Transistorized power inverters typically include one or more inverter legs or branches coupled to a DC power source. Each leg includes a pair of switches which are alternately operated to connect the junction therebetween to the voltages developed by the DC source to in turn produce an alternating phase output.
In such an inverter, it is important that one of the power switches be fully turned off before the other is turned on to prevent shorting of the DC power source. Such a condition, commonly called "shootthrough" or "cross conduction" can result in a degradation of the output waveform or even destruction of one or both of the transistors.
One prior attempt at minimizing the possibility of shoot-through in an inverter circuit is disclosed in Stobbe et al U.S. Pat. No. 4,126,819. This patent discloses the use of current sensors, such as resistors, coupled in series with the emitter electrode of each of a plurality of power transistors. The voltage across each current sensor is coupled through a driver circuit to the base of the complementary transistor in the inverter leg so that one transistor is maintained in an off condition while the other transistor is conducting current above a specified level.
Other patents disclosing circuits for maintaining one transistor in an inverter leg in an off condition until a specified condition is reached by a complementary transistor in the inverter leg are Gritter U.S. Pat. No. 4,371,824, Rosswurm et al U.S. Pat. No. 4,342,076, and Kelleher U.S. Pat. No. 3,828,208.
None of the above-noted patents discloses a simple and completely satisfactory circuit for preventing cross conduction or shoot-through. For example, the use of a resistor as a current sensor in the collector-emitter circuit of the Stobbe et al patent reduces the maximum switching frequency which can be attained and results in an undesirable power loss. Further, such current sensors undesirably affect the ability of a snubber circuit connected across the collector and emitter electrodes of each power transistor to dissipate transients caused by switching of the transistors.

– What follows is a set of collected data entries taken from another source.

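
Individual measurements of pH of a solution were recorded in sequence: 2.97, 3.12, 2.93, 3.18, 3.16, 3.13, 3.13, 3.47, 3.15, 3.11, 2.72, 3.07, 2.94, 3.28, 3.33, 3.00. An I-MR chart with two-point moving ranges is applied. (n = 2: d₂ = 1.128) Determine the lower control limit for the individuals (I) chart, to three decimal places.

X̄ = (2.97 + 3.12 + 2.93 + 3.18 + 3.16 + 3.13 + 3.13 + 3.47 + 3.15 + 3.11 + 2.72 + 3.07 + 2.94 + 3.28 + 3.33 + 3.00) / 16 = 3.1056
Moving ranges: 0.15, 0.19, 0.25, 0.02, 0.03, 0.00, 0.34, 0.32, 0.04, 0.39, 0.35, 0.13, 0.34, 0.05, 0.33; M̄R̄ = 2.9300 / 15 = 0.1953
LCL = X̄ − 3·M̄R̄/d₂ = 3.1056 − 3 × 0.1953 / 1.128 = 2.5861

2.586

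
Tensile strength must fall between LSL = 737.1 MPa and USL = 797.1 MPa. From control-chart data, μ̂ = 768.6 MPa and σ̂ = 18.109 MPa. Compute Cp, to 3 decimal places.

0.552

Cp = (USL − LSL) / (6σ̂) = (797.1 − 737.1) / (6 × 18.109) = 60.0000 / 108.6540 = 0.5522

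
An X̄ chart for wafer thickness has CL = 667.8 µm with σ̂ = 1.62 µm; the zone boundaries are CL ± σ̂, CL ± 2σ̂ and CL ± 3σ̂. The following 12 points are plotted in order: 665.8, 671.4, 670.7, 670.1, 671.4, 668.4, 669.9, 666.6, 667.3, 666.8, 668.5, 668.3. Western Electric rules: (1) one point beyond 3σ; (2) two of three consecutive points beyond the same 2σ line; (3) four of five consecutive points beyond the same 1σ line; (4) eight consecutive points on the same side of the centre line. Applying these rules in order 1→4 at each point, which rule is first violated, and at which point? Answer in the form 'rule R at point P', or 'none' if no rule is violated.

rule 3 at point 5

Zone of each point (C = within 1σ̂, B = 1σ̂–2σ̂, A = 2σ̂–3σ̂, * = beyond 3σ̂; sign = side of CL): 1:-B, 2:+A, 3:+B, 4:+B, 5:+A, 6:+C, 7:+B, 8:-C, 9:-C, 10:-C, 11:+C, 12:+C
Rule 3 (four of five consecutive points beyond the same 1σ limit) is satisfied at point 5.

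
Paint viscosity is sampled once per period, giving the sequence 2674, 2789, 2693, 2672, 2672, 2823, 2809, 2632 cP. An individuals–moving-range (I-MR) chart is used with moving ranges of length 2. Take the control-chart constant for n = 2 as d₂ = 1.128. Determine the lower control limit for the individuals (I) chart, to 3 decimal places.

X̄ = (2674 + 2789 + 2693 + 2672 + 2672 + 2823 + 2809 + 2632) / 8 = 2720.5000
Moving ranges: 115, 96, 21, 0, 151, 14, 177; M̄R̄ = 574.0000 / 7 = 82.0000
LCL = X̄ − 3·M̄R̄/d₂ = 2720.5000 − 3 × 82.0000 / 1.128 = 2502.4149

2502.415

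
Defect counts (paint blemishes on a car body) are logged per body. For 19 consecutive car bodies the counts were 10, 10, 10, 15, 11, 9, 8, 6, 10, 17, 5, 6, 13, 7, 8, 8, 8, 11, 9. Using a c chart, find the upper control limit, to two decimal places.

18.79

c̄ = (10 + 10 + 10 + 15 + 11 + 9 + 8 + 6 + 10 + 17 + 5 + 6 + 13 + 7 + 8 + 8 + 8 + 11 + 9) / 19 = 181 / 19 = 9.5263
UCL = c̄ + 3√c̄ = 9.5263 + 3 × √9.5263 = 9.5263 + 3 × 3.0865 = 18.7857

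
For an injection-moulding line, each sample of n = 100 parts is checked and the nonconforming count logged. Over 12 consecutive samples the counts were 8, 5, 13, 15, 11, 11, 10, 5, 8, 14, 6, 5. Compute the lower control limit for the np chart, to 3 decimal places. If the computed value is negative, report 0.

p̄ = Σdᵢ / (k·n) = 111 / (12 × 100) = 0.09250
LCL = np̄ − 3·√(np̄(1−p̄)) = 9.2500 − 3 × 2.8973 = 0.5581

0.558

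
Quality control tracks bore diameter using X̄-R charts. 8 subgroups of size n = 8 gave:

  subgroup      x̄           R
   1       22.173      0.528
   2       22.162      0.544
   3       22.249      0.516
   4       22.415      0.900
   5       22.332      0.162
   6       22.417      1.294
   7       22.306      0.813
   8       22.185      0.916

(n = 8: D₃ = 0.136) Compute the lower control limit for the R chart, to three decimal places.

0.096

R̄ = (0.528 + 0.544 + 0.516 + 0.900 + 0.162 + 1.294 + 0.813 + 0.916) / 8 = 5.6730 / 8 = 0.7091
LCL_R = D₃·R̄ = 0.136 × 0.7091 = 0.0964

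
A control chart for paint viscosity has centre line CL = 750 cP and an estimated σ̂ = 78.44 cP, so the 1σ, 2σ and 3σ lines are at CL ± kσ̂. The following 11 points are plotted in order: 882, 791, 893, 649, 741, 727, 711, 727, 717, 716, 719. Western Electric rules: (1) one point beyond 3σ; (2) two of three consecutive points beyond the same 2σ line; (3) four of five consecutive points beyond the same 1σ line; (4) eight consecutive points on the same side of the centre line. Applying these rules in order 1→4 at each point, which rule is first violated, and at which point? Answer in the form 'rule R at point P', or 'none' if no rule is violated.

Zone of each point (C = within 1σ̂, B = 1σ̂–2σ̂, A = 2σ̂–3σ̂, * = beyond 3σ̂; sign = side of CL): 1:+B, 2:+C, 3:+B, 4:-B, 5:-C, 6:-C, 7:-C, 8:-C, 9:-C, 10:-C, 11:-C
Rule 4 (eight consecutive points on the same side of the centre line) is satisfied at point 11.

rule 4 at point 11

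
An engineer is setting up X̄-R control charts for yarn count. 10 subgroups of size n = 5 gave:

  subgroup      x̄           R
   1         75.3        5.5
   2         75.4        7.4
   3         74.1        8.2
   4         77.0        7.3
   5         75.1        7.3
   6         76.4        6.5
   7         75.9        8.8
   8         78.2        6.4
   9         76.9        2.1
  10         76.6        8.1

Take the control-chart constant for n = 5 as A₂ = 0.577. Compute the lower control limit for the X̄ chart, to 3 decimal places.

X̄̄ = (75.3 + 75.4 + 74.1 + 77.0 + 75.1 + 76.4 + 75.9 + 78.2 + 76.9 + 76.6) / 10 = 760.9000 / 10 = 76.0900
R̄ = (5.5 + 7.4 + 8.2 + 7.3 + 7.3 + 6.5 + 8.8 + 6.4 + 2.1 + 8.1) / 10 = 67.6000 / 10 = 6.7600
LCL = X̄̄ − A₂·R̄ = 76.0900 − 0.577 × 6.7600 = 72.1895

72.189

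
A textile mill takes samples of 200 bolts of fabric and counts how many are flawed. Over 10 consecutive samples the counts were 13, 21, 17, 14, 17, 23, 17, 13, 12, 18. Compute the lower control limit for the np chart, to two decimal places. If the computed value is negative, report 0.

p̄ = Σdᵢ / (k·n) = 165 / (10 × 200) = 0.08250
LCL = np̄ − 3·√(np̄(1−p̄)) = 16.5000 − 3 × 3.8909 = 4.8274

4.83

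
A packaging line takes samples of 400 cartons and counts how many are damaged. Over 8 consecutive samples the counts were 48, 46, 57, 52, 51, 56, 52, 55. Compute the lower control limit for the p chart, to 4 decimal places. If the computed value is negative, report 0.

0.0798

p̄ = Σdᵢ / (k·n) = 417 / (8 × 400) = 0.13031
LCL = p̄ − 3·√(p̄(1−p̄)/n) = 0.13031 − 3 × 0.01683 = 0.07982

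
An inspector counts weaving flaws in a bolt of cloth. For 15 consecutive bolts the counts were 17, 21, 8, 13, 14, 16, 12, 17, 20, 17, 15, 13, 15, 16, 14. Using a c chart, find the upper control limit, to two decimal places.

26.90

c̄ = (17 + 21 + 8 + 13 + 14 + 16 + 12 + 17 + 20 + 17 + 15 + 13 + 15 + 16 + 14) / 15 = 228 / 15 = 15.2000
UCL = c̄ + 3√c̄ = 15.2000 + 3 × √15.2000 = 15.2000 + 3 × 3.8987 = 26.8962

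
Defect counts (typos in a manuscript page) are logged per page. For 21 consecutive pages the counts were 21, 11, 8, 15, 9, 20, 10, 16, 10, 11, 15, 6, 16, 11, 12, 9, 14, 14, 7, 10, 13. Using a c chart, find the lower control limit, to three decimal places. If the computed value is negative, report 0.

1.770

c̄ = (21 + 11 + 8 + 15 + 9 + 20 + 10 + 16 + 10 + 11 + 15 + 6 + 16 + 11 + 12 + 9 + 14 + 14 + 7 + 10 + 13) / 21 = 258 / 21 = 12.2857
LCL = c̄ − 3√c̄ = 12.2857 − 3 × 3.5051 = 1.7704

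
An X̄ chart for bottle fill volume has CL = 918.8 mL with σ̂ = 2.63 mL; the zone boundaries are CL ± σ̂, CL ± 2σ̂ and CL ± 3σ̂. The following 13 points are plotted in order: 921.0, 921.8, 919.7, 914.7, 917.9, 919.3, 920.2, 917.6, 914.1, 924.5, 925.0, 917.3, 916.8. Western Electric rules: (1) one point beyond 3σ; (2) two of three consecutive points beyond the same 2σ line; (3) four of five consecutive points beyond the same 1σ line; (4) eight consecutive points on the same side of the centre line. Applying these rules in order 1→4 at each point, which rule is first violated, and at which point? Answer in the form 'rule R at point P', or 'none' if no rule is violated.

Zone of each point (C = within 1σ̂, B = 1σ̂–2σ̂, A = 2σ̂–3σ̂, * = beyond 3σ̂; sign = side of CL): 1:+C, 2:+B, 3:+C, 4:-B, 5:-C, 6:+C, 7:+C, 8:-C, 9:-B, 10:+A, 11:+A, 12:-C, 13:-C
Rule 2 (two of three consecutive points beyond the same 2σ limit) is satisfied at point 11.

rule 2 at point 11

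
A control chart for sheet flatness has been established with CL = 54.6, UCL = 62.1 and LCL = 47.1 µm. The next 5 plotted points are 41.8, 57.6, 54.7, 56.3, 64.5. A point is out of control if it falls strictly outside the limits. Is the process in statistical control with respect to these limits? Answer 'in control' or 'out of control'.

Compare each point to [47.1, 62.1]: sample 1 = 41.8 < LCL; sample 5 = 64.5 > UCL.

out of control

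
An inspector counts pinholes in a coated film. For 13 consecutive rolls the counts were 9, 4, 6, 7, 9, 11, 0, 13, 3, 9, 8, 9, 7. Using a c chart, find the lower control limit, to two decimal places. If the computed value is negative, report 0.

0.00

c̄ = (9 + 4 + 6 + 7 + 9 + 11 + 0 + 13 + 3 + 9 + 8 + 9 + 7) / 13 = 95 / 13 = 7.3077
LCL = c̄ − 3√c̄ = 7.3077 − 3 × 2.7033 = -0.8021 → 0 (cannot be negative)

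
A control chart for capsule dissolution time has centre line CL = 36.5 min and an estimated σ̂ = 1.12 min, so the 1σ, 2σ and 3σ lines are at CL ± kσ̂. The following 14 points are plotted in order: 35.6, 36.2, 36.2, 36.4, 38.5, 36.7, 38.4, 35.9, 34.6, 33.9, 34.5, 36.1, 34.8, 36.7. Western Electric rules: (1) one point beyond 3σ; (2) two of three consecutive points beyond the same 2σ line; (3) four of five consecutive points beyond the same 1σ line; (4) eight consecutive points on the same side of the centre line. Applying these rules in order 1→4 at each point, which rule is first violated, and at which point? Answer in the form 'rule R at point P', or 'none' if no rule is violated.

Zone of each point (C = within 1σ̂, B = 1σ̂–2σ̂, A = 2σ̂–3σ̂, * = beyond 3σ̂; sign = side of CL): 1:-C, 2:-C, 3:-C, 4:-C, 5:+B, 6:+C, 7:+B, 8:-C, 9:-B, 10:-A, 11:-B, 12:-C, 13:-B, 14:+C
Rule 3 (four of five consecutive points beyond the same 1σ limit) is satisfied at point 13.

rule 3 at point 13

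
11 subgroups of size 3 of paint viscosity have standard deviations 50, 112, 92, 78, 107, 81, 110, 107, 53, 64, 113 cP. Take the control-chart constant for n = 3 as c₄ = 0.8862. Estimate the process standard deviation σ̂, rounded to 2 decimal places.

s̄ = (50 + 112 + 92 + 78 + 107 + 81 + 110 + 107 + 53 + 64 + 113) / 11 = 87.9091
σ̂ = s̄ / c₄ = 87.9091 / 0.8862 = 99.1978

99.20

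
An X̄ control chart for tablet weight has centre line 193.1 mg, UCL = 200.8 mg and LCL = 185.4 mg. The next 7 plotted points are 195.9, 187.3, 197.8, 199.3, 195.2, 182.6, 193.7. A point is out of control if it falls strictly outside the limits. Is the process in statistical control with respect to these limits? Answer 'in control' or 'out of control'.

out of control

Compare each point to [185.4, 200.8]: sample 6 = 182.6 < LCL.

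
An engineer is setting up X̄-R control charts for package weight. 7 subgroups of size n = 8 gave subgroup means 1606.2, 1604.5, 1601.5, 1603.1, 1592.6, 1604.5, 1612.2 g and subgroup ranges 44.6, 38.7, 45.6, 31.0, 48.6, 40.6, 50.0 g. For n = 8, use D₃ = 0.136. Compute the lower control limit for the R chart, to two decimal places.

5.81

R̄ = (44.6 + 38.7 + 45.6 + 31.0 + 48.6 + 40.6 + 50.0) / 7 = 299.1000 / 7 = 42.7286
LCL_R = D₃·R̄ = 0.136 × 42.7286 = 5.8111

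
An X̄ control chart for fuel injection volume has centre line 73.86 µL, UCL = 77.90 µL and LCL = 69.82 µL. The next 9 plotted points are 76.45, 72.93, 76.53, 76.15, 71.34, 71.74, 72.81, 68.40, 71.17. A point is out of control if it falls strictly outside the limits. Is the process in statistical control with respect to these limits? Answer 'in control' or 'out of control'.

out of control

Compare each point to [69.82, 77.90]: sample 8 = 68.40 < LCL.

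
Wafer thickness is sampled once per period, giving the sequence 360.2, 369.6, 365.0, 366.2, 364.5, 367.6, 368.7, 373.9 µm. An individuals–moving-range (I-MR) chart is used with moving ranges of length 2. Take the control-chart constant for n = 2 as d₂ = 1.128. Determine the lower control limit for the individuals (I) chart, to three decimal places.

356.970

X̄ = (360.2 + 369.6 + 365.0 + 366.2 + 364.5 + 367.6 + 368.7 + 373.9) / 8 = 366.9625
Moving ranges: 9.4, 4.6, 1.2, 1.7, 3.1, 1.1, 5.2; M̄R̄ = 26.3000 / 7 = 3.7571
LCL = X̄ − 3·M̄R̄/d₂ = 366.9625 − 3 × 3.7571 / 1.128 = 356.9701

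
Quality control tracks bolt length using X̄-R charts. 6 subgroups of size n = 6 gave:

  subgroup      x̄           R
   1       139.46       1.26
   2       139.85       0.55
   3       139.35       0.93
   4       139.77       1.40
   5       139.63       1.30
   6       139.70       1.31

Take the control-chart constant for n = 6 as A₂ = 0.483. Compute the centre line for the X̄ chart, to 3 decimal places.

139.627

X̄̄ = (139.46 + 139.85 + 139.35 + 139.77 + 139.63 + 139.70) / 6 = 837.7600 / 6 = 139.6267
CL = X̄̄ = 139.6267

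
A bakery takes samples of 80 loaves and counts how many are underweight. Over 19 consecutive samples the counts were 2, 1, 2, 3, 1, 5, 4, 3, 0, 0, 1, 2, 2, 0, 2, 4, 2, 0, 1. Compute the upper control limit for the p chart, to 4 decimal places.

0.0733

p̄ = Σdᵢ / (k·n) = 35 / (19 × 80) = 0.02303
UCL = p̄ + 3·√(p̄(1−p̄)/n) = 0.02303 + 3 × √(0.02303×0.97697/80) = 0.02303 + 3 × 0.01677 = 0.07333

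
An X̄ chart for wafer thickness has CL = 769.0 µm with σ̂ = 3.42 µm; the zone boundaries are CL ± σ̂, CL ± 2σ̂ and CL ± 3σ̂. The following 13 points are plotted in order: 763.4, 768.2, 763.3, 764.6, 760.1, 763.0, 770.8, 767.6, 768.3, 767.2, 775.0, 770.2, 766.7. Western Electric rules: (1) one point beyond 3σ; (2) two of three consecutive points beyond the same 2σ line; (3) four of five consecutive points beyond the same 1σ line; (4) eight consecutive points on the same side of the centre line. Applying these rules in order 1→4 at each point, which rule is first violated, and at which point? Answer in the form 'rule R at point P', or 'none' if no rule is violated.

Zone of each point (C = within 1σ̂, B = 1σ̂–2σ̂, A = 2σ̂–3σ̂, * = beyond 3σ̂; sign = side of CL): 1:-B, 2:-C, 3:-B, 4:-B, 5:-A, 6:-B, 7:+C, 8:-C, 9:-C, 10:-C, 11:+B, 12:+C, 13:-C
Rule 3 (four of five consecutive points beyond the same 1σ limit) is satisfied at point 5.

rule 3 at point 5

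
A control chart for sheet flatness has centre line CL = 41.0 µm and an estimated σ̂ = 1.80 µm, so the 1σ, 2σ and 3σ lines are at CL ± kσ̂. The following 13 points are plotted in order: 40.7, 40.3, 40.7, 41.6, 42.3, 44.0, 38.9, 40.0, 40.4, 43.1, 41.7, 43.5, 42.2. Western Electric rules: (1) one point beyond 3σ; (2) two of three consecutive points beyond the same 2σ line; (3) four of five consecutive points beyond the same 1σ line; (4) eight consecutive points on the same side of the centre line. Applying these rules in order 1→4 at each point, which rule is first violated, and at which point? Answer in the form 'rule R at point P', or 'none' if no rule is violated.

Zone of each point (C = within 1σ̂, B = 1σ̂–2σ̂, A = 2σ̂–3σ̂, * = beyond 3σ̂; sign = side of CL): 1:-C, 2:-C, 3:-C, 4:+C, 5:+C, 6:+B, 7:-B, 8:-C, 9:-C, 10:+B, 11:+C, 12:+B, 13:+C
No rule fires across all 13 points.

none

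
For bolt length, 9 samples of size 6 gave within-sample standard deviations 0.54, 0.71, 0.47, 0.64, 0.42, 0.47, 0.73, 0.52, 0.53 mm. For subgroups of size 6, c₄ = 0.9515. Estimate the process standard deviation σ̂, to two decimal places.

s̄ = (0.54 + 0.71 + 0.47 + 0.64 + 0.42 + 0.47 + 0.73 + 0.52 + 0.53) / 9 = 0.5589
σ̂ = s̄ / c₄ = 0.5589 / 0.9515 = 0.5874

0.59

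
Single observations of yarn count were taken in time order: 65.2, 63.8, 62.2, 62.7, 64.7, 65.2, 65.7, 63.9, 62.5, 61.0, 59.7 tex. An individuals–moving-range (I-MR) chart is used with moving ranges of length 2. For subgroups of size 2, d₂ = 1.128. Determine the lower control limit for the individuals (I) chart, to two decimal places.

60.00

X̄ = (65.2 + 63.8 + 62.2 + 62.7 + 64.7 + 65.2 + 65.7 + 63.9 + 62.5 + 61.0 + 59.7) / 11 = 63.3273
Moving ranges: 1.4, 1.6, 0.5, 2.0, 0.5, 0.5, 1.8, 1.4, 1.5, 1.3; M̄R̄ = 12.5000 / 10 = 1.2500
LCL = X̄ − 3·M̄R̄/d₂ = 63.3273 − 3 × 1.2500 / 1.128 = 60.0028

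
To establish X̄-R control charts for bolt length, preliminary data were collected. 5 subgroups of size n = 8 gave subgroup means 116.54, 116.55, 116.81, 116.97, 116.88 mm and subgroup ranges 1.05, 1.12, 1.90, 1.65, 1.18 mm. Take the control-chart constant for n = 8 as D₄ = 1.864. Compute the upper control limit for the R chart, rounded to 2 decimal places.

2.57

R̄ = (1.05 + 1.12 + 1.90 + 1.65 + 1.18) / 5 = 6.9000 / 5 = 1.3800
UCL_R = D₄·R̄ = 1.864 × 1.3800 = 2.5723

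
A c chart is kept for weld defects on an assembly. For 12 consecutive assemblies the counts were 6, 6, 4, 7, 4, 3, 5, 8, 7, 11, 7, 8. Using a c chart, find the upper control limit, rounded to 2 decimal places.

13.88

c̄ = (6 + 6 + 4 + 7 + 4 + 3 + 5 + 8 + 7 + 11 + 7 + 8) / 12 = 76 / 12 = 6.3333
UCL = c̄ + 3√c̄ = 6.3333 + 3 × √6.3333 = 6.3333 + 3 × 2.5166 = 13.8832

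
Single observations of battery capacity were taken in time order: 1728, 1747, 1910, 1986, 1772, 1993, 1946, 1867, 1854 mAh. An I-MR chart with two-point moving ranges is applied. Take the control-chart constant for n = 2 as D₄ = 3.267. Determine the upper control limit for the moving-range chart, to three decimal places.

Moving ranges: 19, 163, 76, 214, 221, 47, 79, 13; M̄R̄ = 832.0000 / 8 = 104.0000
UCL_MR = D₄·M̄R̄ = 3.267 × 104.0000 = 339.7680

339.768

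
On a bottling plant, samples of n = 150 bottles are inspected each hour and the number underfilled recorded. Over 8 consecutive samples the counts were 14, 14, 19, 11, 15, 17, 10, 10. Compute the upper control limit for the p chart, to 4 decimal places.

0.1623

p̄ = Σdᵢ / (k·n) = 110 / (8 × 150) = 0.09167
UCL = p̄ + 3·√(p̄(1−p̄)/n) = 0.09167 + 3 × √(0.09167×0.90833/150) = 0.09167 + 3 × 0.02356 = 0.16235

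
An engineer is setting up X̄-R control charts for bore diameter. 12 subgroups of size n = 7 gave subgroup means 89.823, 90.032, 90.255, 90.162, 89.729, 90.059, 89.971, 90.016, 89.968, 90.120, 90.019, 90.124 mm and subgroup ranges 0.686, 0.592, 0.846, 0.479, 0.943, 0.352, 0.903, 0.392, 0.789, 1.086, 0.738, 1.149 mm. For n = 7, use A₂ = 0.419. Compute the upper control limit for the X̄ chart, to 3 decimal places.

90.336

X̄̄ = (89.823 + 90.032 + 90.255 + 90.162 + 89.729 + 90.059 + 89.971 + 90.016 + 89.968 + 90.120 + 90.019 + 90.124) / 12 = 1080.2780 / 12 = 90.0232
R̄ = (0.686 + 0.592 + 0.846 + 0.479 + 0.943 + 0.352 + 0.903 + 0.392 + 0.789 + 1.086 + 0.738 + 1.149) / 12 = 8.9550 / 12 = 0.7462
UCL = X̄̄ + A₂·R̄ = 90.0232 + 0.419 × 0.7462 = 90.3358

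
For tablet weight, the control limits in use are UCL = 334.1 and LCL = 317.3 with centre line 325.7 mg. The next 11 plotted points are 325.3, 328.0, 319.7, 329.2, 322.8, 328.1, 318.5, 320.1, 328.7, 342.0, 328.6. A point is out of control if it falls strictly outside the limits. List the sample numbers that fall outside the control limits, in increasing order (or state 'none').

Compare each point to [317.3, 334.1]: sample 10 = 342.0 > UCL.

10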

A somewhat different approach to a solution of this problem is disclosed in Simmons U.S. Pat. No. 4,155,133. This patent discloses a circuit which prevents overlapping operation of transistors in an inverter by providing a fixed time delay between the base drive commands which are ultimately coupled to the inverter transistors. The Simmons circuit includes a pair of switching amplifiers that control the conduction of the series-connected power switches in each leg of the inverter in accordance with first and second driving pulses. The driving pulses are coupled to the inputs of the switching amplifiers through delay networks. The time constants of the delay networks are selected so that that there is a predetermined length of time between removal of base drive from one switch and application of base drive to the other switch, which duration is at least as great as the charge storage time of the transistors and less than half the duration of the drive pulses.
However, Simmons does not sense the outputs of the switching amplifiers to determine when the application of base drive to one of the transistors has been terminated, and hence there is no guarantee in the event of a malfunction that the base drive from one transistor has been removed before another transistor is driven into conduction.
Further, the Simmons system relies on complex delay circuits and is generally expensive to implement.
A still further circuit for preventing shootthrough in an inverter is disclosed in Glennon U.S. application Ser. No. 687,204, filed Dec. 28, 1984, entitled "Transistor Inverter Interlock Circuit" and assigned to the assignee of the instant application. This application discloses an interlock circuit which includes means for generating a gating signal when the voltage across two electrodes of one of a pair of series-connected power switches reaches a selected level indicative of turn-off of such switch and means for inhibiting turn-on of the complementary switch until the gating signal is generated.